The most exasperating problem with the arguments made, though, are the arguments that would have supported the author's position but never came up. Wind farms have an issue with birds being killed by the rotating blades - this is both a strike against their position as an environmentally friendly power source and an ongoing addition to the costs of maintenance. I could not find any mention of this, often called a "hidden cost" of wind power, anywhere in the text. This is just one of several omissions that raise the question of just how thorough the author's research was.
The author did such a bad job making his case that when I started reading his book I was overwhelming in support of Thorium based nuclear power, but by the time I got to the section where he extolls its virtues, I found myself doubting both my sources and my judgement. After some rigorous double checking, my confidence is restored, but the fact remains that the author managed to completely undermine his core message in an attempt to present it as a superior option.

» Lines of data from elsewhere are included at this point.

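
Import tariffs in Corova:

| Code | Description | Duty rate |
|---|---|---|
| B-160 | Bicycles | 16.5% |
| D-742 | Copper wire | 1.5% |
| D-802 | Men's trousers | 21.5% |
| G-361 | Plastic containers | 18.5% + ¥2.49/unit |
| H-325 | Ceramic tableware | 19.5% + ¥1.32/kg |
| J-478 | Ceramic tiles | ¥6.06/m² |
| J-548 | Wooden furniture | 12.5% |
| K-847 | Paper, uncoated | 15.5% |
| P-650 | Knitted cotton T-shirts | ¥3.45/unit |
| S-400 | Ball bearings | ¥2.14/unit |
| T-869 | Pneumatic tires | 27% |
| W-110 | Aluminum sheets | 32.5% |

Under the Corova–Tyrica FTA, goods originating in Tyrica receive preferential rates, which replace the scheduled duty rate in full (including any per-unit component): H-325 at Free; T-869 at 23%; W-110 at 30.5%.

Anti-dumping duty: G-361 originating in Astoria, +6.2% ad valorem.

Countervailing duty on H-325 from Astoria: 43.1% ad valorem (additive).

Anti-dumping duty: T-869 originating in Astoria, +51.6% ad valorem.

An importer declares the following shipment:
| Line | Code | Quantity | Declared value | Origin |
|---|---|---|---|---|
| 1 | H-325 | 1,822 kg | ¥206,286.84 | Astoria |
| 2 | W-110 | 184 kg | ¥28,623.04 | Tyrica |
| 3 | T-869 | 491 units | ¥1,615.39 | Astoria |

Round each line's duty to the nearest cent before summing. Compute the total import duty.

Line 1 (H-325, Astoria, 1,822 kg, ¥206,286.84):
Base rate for H-325 is 19.5% + ¥1.32/kg.
H-325 has an FTA preferential rate, but origin Astoria is not Tyrica; base rate stands.
Additional duty on H-325 from Astoria: +43.1%. Applied ad valorem rate: 19.5% + 43.1% = 62.6%.
Duty = ¥206,286.84 × 62.6% + 1,822 × ¥1.32 = ¥131,540.60.
Line 2 (W-110, Tyrica, 184 kg, ¥28,623.04):
Base rate for W-110 is 32.5%.
Origin Tyrica qualifies under the Corova–Tyrica agreement and W-110 is covered: preferential rate 30.5% applies instead.
Duty = ¥28,623.04 × 30.5% = ¥8,730.03.
Line 3 (T-869, Astoria, 491 units, ¥1,615.39):
Base rate for T-869 is 27%.
T-869 has an FTA preferential rate, but origin Astoria is not Tyrica; base rate stands.
Additional duty on T-869 from Astoria: +51.6%. Applied ad valorem rate: 27% + 51.6% = 78.6%.
Duty = ¥1,615.39 × 78.6% = ¥1,269.70.
Total = ¥131,540.60 + ¥8,730.03 + ¥1,269.70 = ¥141,540.33.

¥141,540.33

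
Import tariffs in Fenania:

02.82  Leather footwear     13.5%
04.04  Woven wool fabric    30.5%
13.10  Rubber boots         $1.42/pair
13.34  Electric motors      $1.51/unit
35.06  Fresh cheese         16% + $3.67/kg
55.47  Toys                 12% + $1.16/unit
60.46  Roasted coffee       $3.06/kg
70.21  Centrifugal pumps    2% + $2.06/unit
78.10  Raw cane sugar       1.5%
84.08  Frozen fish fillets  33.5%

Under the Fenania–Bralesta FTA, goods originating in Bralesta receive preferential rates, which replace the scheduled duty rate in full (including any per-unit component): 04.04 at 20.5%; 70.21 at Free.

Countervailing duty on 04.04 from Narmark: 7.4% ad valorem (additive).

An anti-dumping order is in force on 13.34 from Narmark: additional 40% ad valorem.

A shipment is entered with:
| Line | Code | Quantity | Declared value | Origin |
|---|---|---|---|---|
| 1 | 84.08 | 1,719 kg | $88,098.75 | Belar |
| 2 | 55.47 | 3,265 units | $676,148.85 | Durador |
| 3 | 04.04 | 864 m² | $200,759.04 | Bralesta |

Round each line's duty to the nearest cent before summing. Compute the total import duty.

$155,593.94

Line 1 (84.08, Belar, 1,719 kg, $88,098.75):
Base rate for 84.08 is 33.5%.
Duty = $88,098.75 × 33.5% = $29,513.08.
Line 2 (55.47, Durador, 3,265 units, $676,148.85):
Base rate for 55.47 is 12% + $1.16/unit.
Duty = $676,148.85 × 12% + 3,265 × $1.16 = $84,925.26.
Line 3 (04.04, Bralesta, 864 m², $200,759.04):
Base rate for 04.04 is 30.5%.
Origin Bralesta qualifies under the Fenania–Bralesta agreement and 04.04 is covered: preferential rate 20.5% applies instead.
The additional-duty order on 04.04 targets Narmark, not Bralesta; it does not apply.
Duty = $200,759.04 × 20.5% = $41,155.60.
Total = $29,513.08 + $84,925.26 + $41,155.60 = $155,593.94.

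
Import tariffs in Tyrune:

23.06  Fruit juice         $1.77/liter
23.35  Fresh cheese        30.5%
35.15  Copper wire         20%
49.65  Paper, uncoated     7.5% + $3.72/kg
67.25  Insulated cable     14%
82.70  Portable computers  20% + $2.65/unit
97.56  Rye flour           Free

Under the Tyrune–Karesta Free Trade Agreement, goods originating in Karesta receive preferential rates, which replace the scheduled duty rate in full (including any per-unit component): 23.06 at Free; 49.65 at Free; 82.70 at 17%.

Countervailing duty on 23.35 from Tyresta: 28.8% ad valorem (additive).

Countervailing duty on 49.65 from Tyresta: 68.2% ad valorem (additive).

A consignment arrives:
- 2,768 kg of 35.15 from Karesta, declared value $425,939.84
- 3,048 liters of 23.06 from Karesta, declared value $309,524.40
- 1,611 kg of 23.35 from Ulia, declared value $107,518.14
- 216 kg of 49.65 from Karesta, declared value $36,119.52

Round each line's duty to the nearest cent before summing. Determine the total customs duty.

Line 1 (35.15, Karesta, 2,768 kg, $425,939.84):
Base rate for 35.15 is 20%.
Origin Karesta is the FTA partner but 35.15 is not on the preference list; base rate stands.
Duty = $425,939.84 × 20% = $85,187.97.
Line 2 (23.06, Karesta, 3,048 liters, $309,524.40):
Base rate for 23.06 is $1.77/liter.
Origin Karesta qualifies under the Tyrune–Karesta agreement and 23.06 is covered: preferential rate Free applies instead.
Duty = $309,524.40 × 0% = $0.00.
Line 3 (23.35, Ulia, 1,611 kg, $107,518.14):
Base rate for 23.35 is 30.5%.
The additional-duty order on 23.35 targets Tyresta, not Ulia; it does not apply.
Duty = $107,518.14 × 30.5% = $32,793.03.
Line 4 (49.65, Karesta, 216 kg, $36,119.52):
Base rate for 49.65 is 7.5% + $3.72/kg.
Origin Karesta qualifies under the Tyrune–Karesta agreement and 49.65 is covered: preferential rate Free applies instead.
The additional-duty order on 49.65 targets Tyresta, not Karesta; it does not apply.
Duty = $36,119.52 × 0% = $0.00.
Total = $85,187.97 + $0.00 + $32,793.03 + $0.00 = $117,981.00.

$117,981.00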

That doesn't happen often outside of satire and parody, and I believe the author was earnestly serious instead of satirical. If he had just compared existing reactor costs and risks with those projected for various thorium reactor designs, he could have made his point easily enough. Instead, he had to take pot shots at other technologies, drawing inaccurate comparisons and undermining his credibility in doing so. This in turn undermined the credibility of the position he endorsed.
As a valid argument for or against any given power system, this book is almost useless. It is, however, available for free as of this writing, and so I recommend it highly as an example of how not to compare competing ideas.